Übrigens: Dass die Menschen im Norden angeblich so verschlossen und eigen sind, habe ich persönlich noch nicht bemerkt. Auch bei meinen Wochenendausflügen nach Lüneburg, Lübeck, Stade, Buxtehude oder Kiel habe ich fast nur nette Menschen getroffen, was das Eingewöhnen sehr erleichtert hat. Lüneburg ist eine wunderschöne ältere Stadt, die auf jeden Fall einen Besuch wert ist, wenn man in der Gegend ist. Aber auch Stade oder Buxtehude sind sehr schön.

Eine Kleinigkeit, an die man sich in Hamburg auf jeden Fall gewöhnen sollte, ist, dass es fast immer regnet und selbst wenn kein Regen angesagt ist, eine Regenjacke sinnvoll wäre. Ich garantiere euch, ich werde jeden Tag aufs Neue überrascht und ich habe es auch nach über einem halben Jahr immer noch nicht gelernt!

Ein schöner Abend am Elbstrand. Foto: Sophie Ober

Eine Sache, die ich jedoch gelernt habe, ist, dass es sich auf jeden Fall lohnt, mit der Fähre zu fahren. So was haben wir in Laubenheim ja leider nicht. Im Vergleich zu den geführten Hafentouren hat die Fähre zwar keinen Audioguide, ist aber deutlich günstiger, klappert viele schöne Stellen ab, je nachdem wo man einsteigt, und ist vor allem bei Nacht mit den ganzen Lichtern im Hafen wirklich zauberhaft und beruhigend. Wenn es nicht Winter und dementsprechend kalt und nass ist, wie es bei mir war, lohnt es sich auf jeden Fall, oben auf dem Deck zu sitzen. Der Blick ist viel besser und der leichte Wind und die Luft machen das Erlebnis komplett.

Ist danach ein süß-zimtiger Snack zur Stärkung nötig, empfehle ich ganz dem nordischen Klischee nach: Franzbrötchen. Die kriegt man bei jedem Bäcker und sie schmecken einfach toll. Vor allem wenn man sie zu Hause etwa auf dem Toaster warm macht und dazu einen Tee trinkt.

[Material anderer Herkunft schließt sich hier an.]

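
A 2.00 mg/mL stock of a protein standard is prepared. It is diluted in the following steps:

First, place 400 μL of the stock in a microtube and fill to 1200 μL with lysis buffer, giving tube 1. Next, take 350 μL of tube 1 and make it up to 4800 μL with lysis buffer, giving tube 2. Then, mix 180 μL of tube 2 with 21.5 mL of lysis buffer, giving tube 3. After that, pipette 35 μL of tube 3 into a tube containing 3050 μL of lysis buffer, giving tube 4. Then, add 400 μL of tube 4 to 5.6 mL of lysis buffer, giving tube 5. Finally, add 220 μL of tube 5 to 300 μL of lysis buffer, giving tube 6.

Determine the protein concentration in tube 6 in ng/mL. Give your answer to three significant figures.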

Das neben der Elbphilharmonie wohl auffälligste und schönste Gebäude in Hamburg ist für mich auf jeden Fall das Rathaus. Das Dach war ursprünglich mal kupferfarben und wurde mit der Zeit türkis, sodass es wirklich besonders aussieht. Läuft man zusätzlich ein bisschen an den Arkaden und der Alster am Jungfernstieg entlang oder schlendert durch die sündhaft teuren Straßen am Neuen Wall, ist man direkt im Herzen Hamburgs und kann sich einen guten Überblick über die Innenstadt verschaffen. Besonders im Sommer ist es sehr schön, auch wenn die Cafés rund um den Jungfernstieg und das Rathaus natürlich stattliche Preise haben.

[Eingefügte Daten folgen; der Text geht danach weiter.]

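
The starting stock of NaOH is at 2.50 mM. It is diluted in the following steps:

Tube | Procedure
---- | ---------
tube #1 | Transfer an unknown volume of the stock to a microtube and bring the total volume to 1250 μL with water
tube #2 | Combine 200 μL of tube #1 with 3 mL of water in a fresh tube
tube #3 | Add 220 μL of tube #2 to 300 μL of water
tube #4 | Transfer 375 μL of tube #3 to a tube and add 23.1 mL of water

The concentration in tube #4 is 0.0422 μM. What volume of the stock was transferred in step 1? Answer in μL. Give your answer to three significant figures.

Step 1: v brought to 1250 μL → factor = 1250 μL/v
Step 2: 200 μL + 3 mL = 3200 μL total → factor 3200/200 = 16
Step 3: 220 μL + 300 μL = 520 μL total → factor 520/220 = 2.3636
Step 4: 375 μL + 23.1 mL = 23475 μL total → factor 23475/375 = 62.6
Product of known-step factors = 2367.4
Overall factor = 2.50 mM / (0.0422 μM) = 59242
Step-1 factor = 59242 / 2367.4 = 25.024
v = 1250 μL / 25.024 = 50.0 μL

50.0 μL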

Möchte man jedoch lieber etwas „Actionreicheres“ machen, anstatt zu spazieren, zu genießen und zu shoppen, gibt es am Hafen einen Escape Room auf einem Schiff. Den habe ich selbst noch nicht ausprobiert, das möchte ich aber unbedingt mal machen, weil ich viel Gutes darüber gehört habe. In der Nähe sind zudem das Miniaturwunderland, wenn man staunen und einen Blick fürs Detail entwickeln will, und das Dungeon, wenn man sich zu Tode gruseln will. Diese Angebote kennt aber eigentlich jeder und für Tickets muss man flott sein oder den richtigen Tag abpassen.

Was einigen Menschen und mir bis vor kurzem hingegen nicht bekannt war, sind die Zeise Kinos bei mir um die Ecke in Altona. Von außen sieht es nicht so aus, als könnte sich darin etwas Schönes verstecken und ich hätte es bei meinem ersten Besuch tatsächlich fast übersehen. Aber wenn man reingeht, steckt man in einem Gebäude voller Geschichte. Früher war hier nämlich eine alte Schiffsschraubenfabrik, wodurch heute das industrielle Flair gemischt mit moderner Stahl- und Glas-Architektur entstanden ist. Die Atmosphäre ist besonders und die Tickets sind preislich sogar günstiger als normale Kinos. Zudem bieten sie dort ein außergewöhnliches Programm aus der ganzen Welt an, für das sie sogar schon ausgezeichnet wurden. Bei uns in Mainz gibt es so was glaube ich nicht.

Generell muss ich also festhalten, dass Hamburg wirklich eine großartige Stadt ist mit vielen Möglichkeiten zum Genießen, Spazierengehen, Erleben und Weiterentwickeln. Ich fühle mich sehr wohl, aber dennoch vermisse ich Laubenheim regelmäßig, weil diese Vertrautheit, Unversehrtheit und Ruhe einfach komplett fehlen, was typisch für eine Großstadt ist. Ich bin froh, dass ich nun beide Seiten kenne und beide Orte mein Zuhause nennen kann. Das ist sehr viel wert und der Sprung vom Rhein in die Elbe hat sich auf jeden Fall gelohnt.